1. *Le Memorial *- Cite d'histoire - Musee de la Paix (Mueum of Peace) at Caen, on ring road, superb displays about how WW1 lead to WW2 and what has happened since, we went for 2 hours and stayed for whole day, have been there twice, easy parking outside in large car park, go early it can be popular.

http://www.memorial-caen.fr/portail/index.php

2. *Bayeux tapestry *- superbly displayed exhibit in a great museum with very good electronic guides in English for all. The tapestry is easy to see and very well explained. Our children enjoyed it as much as we did - they were in ages from 7 - 14.

http://france-travel.suite101.com/article.cfm/bayeux_france

3. *Honfleur* - a very quaint harbour port with some very good views and eating establishments

http://france-travel.suite101.com/article.cfm/honfleur_france

*Normandy* is an interesting part of France with numerous connections with the Uk, from *pre-1066 *onwards through to *D-Day *and the end of the occupation. The scenery is great, there are numeorus places to visit but it can be crowded in high season on the coast.

*Mont St Michel *is interesting but expensive to go to the top, it is free partway up then they start charrging you. Here are some details;

http://www.ot-montsaintmichel.com/lieuxvisite_gb.htm

Enjoy your time there - there is so much to see.

Hope you have fun - we go there regularly - we are twinned with a small village just outside Caen.


----------



## robrace (Jun 30, 2005)

*Normandy*

last year we were going down to Brittany when the van developed a problem!because we were worried about it we decided to not go any further but to stay at Honfleur for a few days then make our way back up the Normandy coast.Honfleur is a great place!sat is market day with plenty of local produce to buy.Aire is large and on the Harbourside.we came back up the coast stopping at aires at Dieppe,(again on Harbourside)St Valerie en Caux,St Valerie sur Somme,great little town with good restaurants.Take the little train across the bay to Le Crotoy!!Had a great time and van was alright i the end!Have a good time


----------



## scouter (Dec 14, 2007)

Hi Barts,

The thing is the french coast and the french countryside are so full of surprises and interesting places that you're never short of something to look at or wander round.

Last year we followed the coast west from Calais to the furthest point west, cutting across the Cherbourg peninsula, then headed south until the Vendee before heading inland along the Loire valley, then north into the Champagne area and back to calais.

We carried "all the aires" from Vicarious books and joined French Passion.
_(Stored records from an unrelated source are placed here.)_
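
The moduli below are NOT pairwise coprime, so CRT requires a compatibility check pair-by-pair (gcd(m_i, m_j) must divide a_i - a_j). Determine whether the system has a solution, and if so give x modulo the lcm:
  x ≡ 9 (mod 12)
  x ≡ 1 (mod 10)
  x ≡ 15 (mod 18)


Moduli 12, 10, 18 are not pairwise coprime, so CRT works modulo lcm(m_i) when all pairwise compatibility conditions hold.
Pairwise compatibility: gcd(m_i, m_j) must divide a_i - a_j for every pair.
Merge one congruence at a time:
  Start: x ≡ 9 (mod 12).
  Combine with x ≡ 1 (mod 10): gcd(12, 10) = 2; 1 - 9 = -8, which IS divisible by 2, so compatible.
    Write x = 9 + 12·t and substitute into x ≡ 1 (mod 10): 12·t ≡ 1 − 9 = -8 (mod 10).
    Divide the congruence (and modulus) by g = 2: 6·t ≡ -4 (mod 5).
    Reduce coefficients mod 5: 1·t ≡ 1 (mod 5).
    So t ≡ 1 (mod 5).
    Then x = 9 + 12·1 = 21, valid modulo lcm(12, 10) = 60: x ≡ 21 (mod 60).
  Combine with x ≡ 15 (mod 18): gcd(60, 18) = 6; 15 - 21 = -6, which IS divisible by 6, so compatible.
    Write x = 21 + 60·t and substitute into x ≡ 15 (mod 18): 60·t ≡ 15 − 21 = -6 (mod 18).
    Divide the congruence (and modulus) by g = 6: 10·t ≡ -1 (mod 3).
    Reduce coefficients mod 3: 1·t ≡ 2 (mod 3).
    So t ≡ 2 (mod 3).
    Then x = 21 + 60·2 = 141, valid modulo lcm(60, 18) = 180: x ≡ 141 (mod 180).
Verify: 141 mod 12 = 9, 141 mod 10 = 1, 141 mod 18 = 15.

x ≡ 141 (mod 180).


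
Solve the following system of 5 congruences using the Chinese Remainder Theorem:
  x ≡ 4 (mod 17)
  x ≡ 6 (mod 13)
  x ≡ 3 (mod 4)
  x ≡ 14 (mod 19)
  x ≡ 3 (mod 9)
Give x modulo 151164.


Product of moduli M = 17 · 13 · 4 · 19 · 9 = 151164.
Merge one congruence at a time:
  Start: x ≡ 4 (mod 17).
  Combine with x ≡ 6 (mod 13); new modulus lcm = 221.
    Write x = 4 + 17·t and substitute into x ≡ 6 (mod 13): 17·t ≡ 6 − 4 = 2 (mod 13).
    Reduce coefficients mod 13: 4·t ≡ 2 (mod 13).
    The inverse of 4 mod 13 is 10 (since 4·10 = 40 = 3·13 + 1), so t ≡ 10·2 = 20 ≡ 7 (mod 13).
    Then x = 4 + 17·7 = 123, valid modulo lcm(17, 13) = 221: x ≡ 123 (mod 221).
  Combine with x ≡ 3 (mod 4); new modulus lcm = 884.
    Write x = 123 + 221·t and substitute into x ≡ 3 (mod 4): 221·t ≡ 3 − 123 = -120 (mod 4).
    Reduce coefficients mod 4: 1·t ≡ 0 (mod 4).
    So t ≡ 0 (mod 4).
    Then x = 123 + 221·0 = 123, valid modulo lcm(221, 4) = 884: x ≡ 123 (mod 884).
  Combine with x ≡ 14 (mod 19); new modulus lcm = 16796.
    Write x = 123 + 884·t and substitute into x ≡ 14 (mod 19): 884·t ≡ 14 − 123 = -109 (mod 19).
    Reduce coefficients mod 19: 10·t ≡ 5 (mod 19).
    The inverse of 10 mod 19 is 2 (since 10·2 = 20 = 1·19 + 1), so t ≡ 2·5 = 10 ≡ 10 (mod 19).
    Then x = 123 + 884·10 = 8963, valid modulo lcm(884, 19) = 16796: x ≡ 8963 (mod 16796).
  Combine with x ≡ 3 (mod 9); new modulus lcm = 151164.
    Write x = 8963 + 16796·t and substitute into x ≡ 3 (mod 9): 16796·t ≡ 3 − 8963 = -8960 (mod 9).
    Reduce coefficients mod 9: 2·t ≡ 4 (mod 9).
    The inverse of 2 mod 9 is 5 (since 2·5 = 10 = 1·9 + 1), so t ≡ 5·4 = 20 ≡ 2 (mod 9).
    Then x = 8963 + 16796·2 = 42555, valid modulo lcm(16796, 9) = 151164: x ≡ 42555 (mod 151164).
Verify against each original: 42555 mod 17 = 4, 42555 mod 13 = 6, 42555 mod 4 = 3, 42555 mod 19 = 14, 42555 mod 9 = 3.

x ≡ 42555 (mod 151164).


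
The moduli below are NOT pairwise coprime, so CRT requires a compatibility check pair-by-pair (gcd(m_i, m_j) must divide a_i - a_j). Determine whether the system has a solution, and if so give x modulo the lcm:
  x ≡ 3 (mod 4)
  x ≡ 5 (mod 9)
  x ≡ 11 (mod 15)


Moduli 4, 9, 15 are not pairwise coprime, so CRT works modulo lcm(m_i) when all pairwise compatibility conditions hold.
Pairwise compatibility: gcd(m_i, m_j) must divide a_i - a_j for every pair.
Merge one congruence at a time:
  Start: x ≡ 3 (mod 4).
  Combine with x ≡ 5 (mod 9): gcd(4, 9) = 1; 5 - 3 = 2, which IS divisible by 1, so compatible.
    Write x = 3 + 4·t and substitute into x ≡ 5 (mod 9): 4·t ≡ 5 − 3 = 2 (mod 9).
    The inverse of 4 mod 9 is 7 (since 4·7 = 28 = 3·9 + 1), so t ≡ 7·2 = 14 ≡ 5 (mod 9).
    Then x = 3 + 4·5 = 23, valid modulo lcm(4, 9) = 36: x ≡ 23 (mod 36).
  Combine with x ≡ 11 (mod 15): gcd(36, 15) = 3; 11 - 23 = -12, which IS divisible by 3, so compatible.
    Write x = 23 + 36·t and substitute into x ≡ 11 (mod 15): 36·t ≡ 11 − 23 = -12 (mod 15).
    Divide the congruence (and modulus) by g = 3: 12·t ≡ -4 (mod 5).
    Reduce coefficients mod 5: 2·t ≡ 1 (mod 5).
    The inverse of 2 mod 5 is 3 (since 2·3 = 6 = 1·5 + 1), so t ≡ 3·1 = 3 ≡ 3 (mod 5).
    Then x = 23 + 36·3 = 131, valid modulo lcm(36, 15) = 180: x ≡ 131 (mod 180).
Verify: 131 mod 4 = 3, 131 mod 9 = 5, 131 mod 15 = 11.

x ≡ 131 (mod 180).


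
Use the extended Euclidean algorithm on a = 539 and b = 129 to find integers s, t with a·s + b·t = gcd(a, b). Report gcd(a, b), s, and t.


Euclidean algorithm on (539, 129) — divide until remainder is 0:
  539 = 4 · 129 + 23
  129 = 5 · 23 + 14
  23 = 1 · 14 + 9
  14 = 1 · 9 + 5
  9 = 1 · 5 + 4
  5 = 1 · 4 + 1
  4 = 4 · 1 + 0
gcd(539, 129) = 1.
Track Bezout coefficients alongside the remainders: start with r₀ = 539 = a·1 + b·0 (s = 1, t = 0) and r₁ = 129 = a·0 + b·1 (s = 0, t = 1); each new remainder r_{k+1} = r_{k-1} − q_k·r_k inherits s_{k+1} = s_{k-1} − q_k·s_k, t_{k+1} = t_{k-1} − q_k·t_k, so r_k = a·s_k + b·t_k at every step:
  q = 4: r = 23, s = 1 − 4·0 = 1, t = 0 − 4·1 = -4  (check: 539·1 + 129·(-4) = 23)
  q = 5: r = 14, s = 0 − 5·1 = -5, t = 1 − 5·(-4) = 21  (check: 539·(-5) + 129·21 = 14)
  q = 1: r = 9, s = 1 − 1·(-5) = 6, t = -4 − 1·21 = -25  (check: 539·6 + 129·(-25) = 9)
  q = 1: r = 5, s = -5 − 1·6 = -11, t = 21 − 1·(-25) = 46  (check: 539·(-11) + 129·46 = 5)
  q = 1: r = 4, s = 6 − 1·(-11) = 17, t = -25 − 1·46 = -71  (check: 539·17 + 129·(-71) = 4)
  q = 1: r = 1, s = -11 − 1·17 = -28, t = 46 − 1·(-71) = 117  (check: 539·(-28) + 129·117 = 1)
The row with r = 1 (the gcd) gives the Bezout coefficients s = -28, t = 117.
Result: 539 · (-28) + 129 · (117) = 1.

gcd(539, 129) = 1; s = -28, t = 117 (check: 539·(-28) + 129·117 = 1).


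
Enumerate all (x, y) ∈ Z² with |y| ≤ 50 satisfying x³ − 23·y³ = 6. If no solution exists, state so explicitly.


The equation is x³ - 23y³ = 6. For fixed y, x³ = 23·y³ + 6, so a solution requires the RHS to be a perfect cube.
Strategy: iterate y from -50 to 50, compute RHS = 23·y³ + 6, and check whether it is a (positive or negative) perfect cube.
Check small values of y:
  y = 0: RHS = 6 is not a perfect cube.
  y = 1: RHS = 29 is not a perfect cube.
  y = -1: RHS = -17 is not a perfect cube.
  y = 2: RHS = 190 is not a perfect cube.
  y = -2: RHS = -178 is not a perfect cube.
  y = 3: RHS = 627 is not a perfect cube.
  y = -3: RHS = -615 is not a perfect cube.
Continuing the search up to |y| = 50 finds no solutions either.
No (x, y) in the scanned range satisfies the equation.

No integer solutions with |y| ≤ 50.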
Apart from meeting some friends, but no fixed time for the meetings nothing else was planned apart from the ferry back. It took us 4 weeks in August. ( Got to have school hols)

Lots of interesting places, some super places to stay and a wonderful time

Just go for it

Even in August we didn't have a problem finding places to stay

alan


----------



## Barts (Apr 16, 2007)

*France Trip*

Thanks again everyone for your help and suggestions. We are truly gobsmacked by so much excellent responses.

Barts & Pauline


----------



## drcotts (Feb 23, 2006)

Well done to all the people that replied to this post. Even though i gave somem info i am a relative newcomer to france touring. Often we fancy going to an aire but we are never sure in case its no good or the roads acessing are a bit narrow/iffy etc so its great when someone else has been and can give detailed info.

Phill


----------



## zulurita (May 9, 2005)

Nothing really to add as all have been mentioned. Definitely worth touring along Normandy coast and we will most probably be around in June as well.

Binic tourist office has FREE WiFi, at least it did when we went last time.


----------



## DABurleigh (May 9, 2005)

drcotts said:


> Often we fancy going to an aire but we are never sure in case its no good or the roads acessing are a bit narrow/iffy etc so its great when someone else has been and can give detailed info.
> 
> Phill


Absolutely. And better still when recorded in the campsite database for ease of finding these gems out!  Regrettably that doesn't happen as much, though people are reluctant to say why! :-(

Dave


----------



## Wizzo (Dec 3, 2007)

I'd like to add my thanks too for all the excellent replies. We are heading that way in late June and whilst I have been to Normandy a couple of times this will be the first time in a motorhome and the details given about Aires etc will come in useful no doubt.

I can endorse the recommendation for the Bayeux Tapestry, we also visited both D Day museums in Arromanches, The Longue Sur Mer Gun Battery and the American Cemetry and site of the US Rangers assault at Pointe du Hoc. Just round the corner as it were is the village of St Mere Eglise where US Paratrooper John Steele was left dangling from the church steeple when his 'chute became snagged. They still celebrate this fact by hanging a dummy and parachute from the steeple. The scene was depicted in the film The Longest Day.

The area around St Mere Eglise is where the US Paras landed on D Day and the TV series and book Band of Brothers gives a good account of the events of the day and subsequent months. 

JohnW


----------